A per-frame float workout
This is the most float-heavy capstone yet, distilled from SFA's worldasteroids_update. An asteroid spins on three axes and orbits an anchor object; computing its position calls into trig approximations and an int-to-float helper, then fuses everything with multiply-adds.
typedef struct {
s16 rotStepX; s16 rotStepY; s16 rotStepZ;
u16 orbitAngle; s32 orbitRadius;
} AsteroidState;
typedef struct {
AsteroidState* state;
f32 posX; f32 posY; f32 posZ;
s16 rotX; s16 rotY; s16 rotZ;
} AsteroidObject;
extern AsteroidObject* ObjList_FindObjectById(int id);
extern f32 fsin16Approx(u16 a);
extern f32 fcos16Approx(u16 a);
extern f32 s32AsFloat(s32 v);
extern f32 lbl_orbitStep;
extern u16 lbl_tilt;
Three forces converge here.
Paired-single prologue. Because the function holds float values across calls, MWCC saves f30/f31 using psq_st/psq_l rather than two separate stfs instructions — a GameCube-only callee-save idiom. It happens automatically; don't try to reproduce it in C.

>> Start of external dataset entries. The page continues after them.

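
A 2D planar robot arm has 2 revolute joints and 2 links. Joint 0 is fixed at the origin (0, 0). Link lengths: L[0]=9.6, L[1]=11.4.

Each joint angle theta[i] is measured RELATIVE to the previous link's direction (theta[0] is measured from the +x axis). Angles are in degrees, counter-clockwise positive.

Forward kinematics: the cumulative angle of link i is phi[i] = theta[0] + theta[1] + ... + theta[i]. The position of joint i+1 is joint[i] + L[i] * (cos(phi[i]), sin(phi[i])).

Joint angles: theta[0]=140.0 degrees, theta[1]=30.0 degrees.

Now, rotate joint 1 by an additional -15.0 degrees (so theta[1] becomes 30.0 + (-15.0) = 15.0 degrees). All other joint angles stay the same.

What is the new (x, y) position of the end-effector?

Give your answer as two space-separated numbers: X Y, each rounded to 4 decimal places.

joint[0] = (0.0000, 0.0000)  (base)
link 0: phi[0] = 140 = 140 deg
  cos(140 deg) = -0.7660, sin(140 deg) = 0.6428
  joint[1] = (0.0000, 0.0000) + 9.6 * (-0.7660, 0.6428) = (0.0000 + -7.3540, 0.0000 + 6.1708) = (-7.3540, 6.1708)
link 1: phi[1] = 140 + 15 = 155 deg
  cos(155 deg) = -0.9063, sin(155 deg) = 0.4226
  joint[2] = (-7.3540, 6.1708) + 11.4 * (-0.9063, 0.4226) = (-7.3540 + -10.3319, 6.1708 + 4.8178) = (-17.6859, 10.9886)
End effector: (-17.6859, 10.9886)

Answer: -17.6859 10.9886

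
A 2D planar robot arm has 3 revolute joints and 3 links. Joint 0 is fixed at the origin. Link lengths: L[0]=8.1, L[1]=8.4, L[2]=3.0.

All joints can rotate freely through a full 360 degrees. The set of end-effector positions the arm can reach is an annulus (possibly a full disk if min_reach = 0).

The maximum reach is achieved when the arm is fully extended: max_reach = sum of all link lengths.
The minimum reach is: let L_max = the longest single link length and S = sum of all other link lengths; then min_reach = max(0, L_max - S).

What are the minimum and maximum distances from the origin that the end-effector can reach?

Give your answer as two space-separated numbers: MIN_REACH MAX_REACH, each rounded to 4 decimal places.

Link lengths: [8.1, 8.4, 3.0]
max_reach = 8.1 + 8.4 + 3 = 19.5
L_max = max([8.1, 8.4, 3.0]) = 8.4
S (sum of others) = 19.5 - 8.4 = 11.1
min_reach = max(0, 8.4 - 11.1) = max(0, -2.7) = 0

Answer: 0.0000 19.5000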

fmadds fusion. The expression a + b * c (addition on the outside) fuses into a single fmadds when all operands are f32. The operand order inside the instruction reflects source order.

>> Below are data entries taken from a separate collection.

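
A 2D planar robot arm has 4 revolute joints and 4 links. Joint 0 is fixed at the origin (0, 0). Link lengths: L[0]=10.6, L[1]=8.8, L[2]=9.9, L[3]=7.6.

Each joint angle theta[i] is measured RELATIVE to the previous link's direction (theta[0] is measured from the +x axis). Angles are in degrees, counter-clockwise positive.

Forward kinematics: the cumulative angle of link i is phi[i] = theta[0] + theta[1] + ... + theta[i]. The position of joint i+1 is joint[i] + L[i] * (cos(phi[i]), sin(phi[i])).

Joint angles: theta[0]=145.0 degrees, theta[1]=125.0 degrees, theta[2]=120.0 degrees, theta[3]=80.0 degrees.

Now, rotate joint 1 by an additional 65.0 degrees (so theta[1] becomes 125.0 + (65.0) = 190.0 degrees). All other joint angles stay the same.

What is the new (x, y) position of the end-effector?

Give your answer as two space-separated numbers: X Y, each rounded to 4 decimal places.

joint[0] = (0.0000, 0.0000)  (base)
link 0: phi[0] = 145 = 145 deg
  cos(145 deg) = -0.8192, sin(145 deg) = 0.5736
  joint[1] = (0.0000, 0.0000) + 10.6 * (-0.8192, 0.5736) = (0.0000 + -8.6830, 0.0000 + 6.0799) = (-8.6830, 6.0799)
link 1: phi[1] = 145 + 190 = 335 deg
  cos(335 deg) = 0.9063, sin(335 deg) = -0.4226
  joint[2] = (-8.6830, 6.0799) + 8.8 * (0.9063, -0.4226) = (-8.6830 + 7.9755, 6.0799 + -3.7190) = (-0.7075, 2.3609)
link 2: phi[2] = 145 + 190 + 120 = 455 deg
  cos(455 deg) = -0.0872, sin(455 deg) = 0.9962
  joint[3] = (-0.7075, 2.3609) + 9.9 * (-0.0872, 0.9962) = (-0.7075 + -0.8628, 2.3609 + 9.8623) = (-1.5703, 12.2232)
link 3: phi[3] = 145 + 190 + 120 + 80 = 535 deg
  cos(535 deg) = -0.9962, sin(535 deg) = 0.0872
  joint[4] = (-1.5703, 12.2232) + 7.6 * (-0.9962, 0.0872) = (-1.5703 + -7.5711, 12.2232 + 0.6624) = (-9.1414, 12.8856)
End effector: (-9.1414, 12.8856)

Answer: -9.1414 12.8856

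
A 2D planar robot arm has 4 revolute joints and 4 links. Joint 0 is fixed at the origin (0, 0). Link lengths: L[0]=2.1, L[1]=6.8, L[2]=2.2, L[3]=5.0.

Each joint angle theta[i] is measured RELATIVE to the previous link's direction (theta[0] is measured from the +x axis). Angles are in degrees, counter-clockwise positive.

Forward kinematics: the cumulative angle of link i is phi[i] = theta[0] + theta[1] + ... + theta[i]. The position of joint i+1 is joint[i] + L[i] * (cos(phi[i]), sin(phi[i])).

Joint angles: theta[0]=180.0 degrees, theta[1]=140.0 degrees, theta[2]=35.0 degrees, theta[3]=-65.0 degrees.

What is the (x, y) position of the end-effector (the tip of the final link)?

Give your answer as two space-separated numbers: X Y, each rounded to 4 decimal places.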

Recomputed radius. Register pressure across intervening trig calls forces the compiler to reload the radius conversion from s32AsFloat rather than cache it. If you compute radius once and store it in a single local, the compiler will not match — it will cache the value across the calls. The trick is to call s32AsFloat again immediately before each use.

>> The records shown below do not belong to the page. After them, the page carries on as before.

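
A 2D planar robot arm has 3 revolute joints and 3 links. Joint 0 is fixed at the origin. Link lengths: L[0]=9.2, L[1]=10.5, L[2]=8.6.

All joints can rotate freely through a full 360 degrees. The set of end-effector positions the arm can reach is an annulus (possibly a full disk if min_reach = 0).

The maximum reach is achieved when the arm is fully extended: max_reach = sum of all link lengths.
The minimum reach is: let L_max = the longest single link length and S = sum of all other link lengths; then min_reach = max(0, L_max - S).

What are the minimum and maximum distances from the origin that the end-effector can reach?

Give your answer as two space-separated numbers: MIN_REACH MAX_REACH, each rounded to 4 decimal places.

Answer: 0.0000 28.3000

Derivation:
Link lengths: [9.2, 10.5, 8.6]
max_reach = 9.2 + 10.5 + 8.6 = 28.3
L_max = max([9.2, 10.5, 8.6]) = 10.5
S (sum of others) = 28.3 - 10.5 = 17.8
min_reach = max(0, 10.5 - 17.8) = max(0, -7.3) = 0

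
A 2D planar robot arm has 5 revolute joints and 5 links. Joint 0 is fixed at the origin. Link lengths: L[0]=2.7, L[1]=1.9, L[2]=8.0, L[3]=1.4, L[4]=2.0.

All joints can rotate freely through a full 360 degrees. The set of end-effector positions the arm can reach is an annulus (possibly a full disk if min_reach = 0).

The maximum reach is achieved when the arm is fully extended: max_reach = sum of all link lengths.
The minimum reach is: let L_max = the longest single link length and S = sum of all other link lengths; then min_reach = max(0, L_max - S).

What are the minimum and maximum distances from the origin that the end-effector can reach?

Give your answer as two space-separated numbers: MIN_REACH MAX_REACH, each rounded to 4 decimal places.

Answer: 0.0000 16.0000

Derivation:
Link lengths: [2.7, 1.9, 8.0, 1.4, 2.0]
max_reach = 2.7 + 1.9 + 8 + 1.4 + 2 = 16
L_max = max([2.7, 1.9, 8.0, 1.4, 2.0]) = 8
S (sum of others) = 16 - 8 = 8
min_reach = max(0, 8 - 8) = max(0, 0) = 0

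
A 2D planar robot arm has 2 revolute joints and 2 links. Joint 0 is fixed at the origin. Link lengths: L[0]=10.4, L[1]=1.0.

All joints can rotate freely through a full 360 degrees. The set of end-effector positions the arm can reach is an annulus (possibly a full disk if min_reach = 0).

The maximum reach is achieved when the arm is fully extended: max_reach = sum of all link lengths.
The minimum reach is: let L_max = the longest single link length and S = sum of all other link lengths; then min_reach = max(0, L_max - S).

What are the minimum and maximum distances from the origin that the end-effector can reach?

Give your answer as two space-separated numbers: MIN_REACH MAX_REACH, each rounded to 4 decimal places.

Link lengths: [10.4, 1.0]
max_reach = 10.4 + 1 = 11.4
L_max = max([10.4, 1.0]) = 10.4
S (sum of others) = 11.4 - 10.4 = 1
min_reach = max(0, 10.4 - 1) = max(0, 9.4) = 9.4

Answer: 9.4000 11.4000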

Call-order hygiene. Declare trig helpers as f32 fn(...), not double — a double return type injects a stray frsp. Keep the exact call sequence: each result is consumed before the next call.
For comparison, a simpler satellite variant that orbits a center using only posX and posZ (no tilt axis) produces this structure:
bl FindSatellite # anchor lookup
...
bl s32AsFloat # radius for angle advance
lfs f0, lbl_rotRate
fdivs f0, f0, f1 # rotRate / radius
fctiwz f0, f0 # -> int
... # accumulate into heading
bl fsin16Approx # sin(angle)
fmr f31, f1 # save result
bl s32AsFloat # radius for posX
lfs f0, 4(r31) # anchor->posX
fmadds f0, f1, f31, f0 # fmadds
stfs f0, 4(r29)
bl s32AsFloat # radius for posZ (recomputed)
fmr f31, f1 # save result
bl fcos16Approx # cos(angle)
lfs f0, 8(r31) # anchor->posZ
fmadds f0, f31, f1, f0 # fmadds
stfs f0, 8(r29)
Now read the actual target:
stwu r1, -64(r1)
...
psq_st f31, 56(r1), 0, 0 # save f31 (paired-single)
psq_st f30, 40(r1), 0, 0 # save f30
...
li r3, 100
lwz r30, 0(r29) # state = obj->state
bl ObjList_FindObjectById
... # rotX, rotY, rotZ += rotStep* (lha/add/sth x3)
lwz r3, 8(r30)
bl s32AsFloat # convert orbitRadius
lfs f0, lbl_orbitStep
lhz r0, 6(r30) # load orbitAngle
fdivs f0, f0, f1 # lbl_orbitStep / radius
fctiwz f0, f0
... # orbitAngle += (u16)(...)
lhz r3, 0(lbl_tilt)
bl fcos16Approx # c = cos(lbl_tilt)
fmr f30, f1
lhz r3, 6(r30) # orbitAngle
bl fsin16Approx # s = sin(orbitAngle)
fmr f31, f1
lwz r3, 8(r30)
bl s32AsFloat # radius (first call)
fmuls f1, f1, f31
lfs f0, 4(r31) # anchor->posX
fmadds f0, f30, f1, f0
stfs f0, 4(r29) # obj->posX
lhz r3, 6(r30)
bl fcos16Approx
fmr f31, f1
lwz r3, 8(r30)
bl s32AsFloat # radius (second call)
lfs f0, 12(r31) # anchor->posZ
fmadds f0, f1, f31, f0
stfs f0, 12(r29) # obj->posZ
...
psq_l f31, 56(r1), 0, 0
psq_l f30, 40(r1), 0, 0
...
blr
Trace the call sequence: find the id passed to ObjList_FindObjectById, count the rot-step increments, identify the formula used to advance orbitAngle (fdivs + fctiwz), and read each fmadds to reconstruct the position expressions.
Your task
With the structs above, write asteroid_orbit to reproduce the assembly above.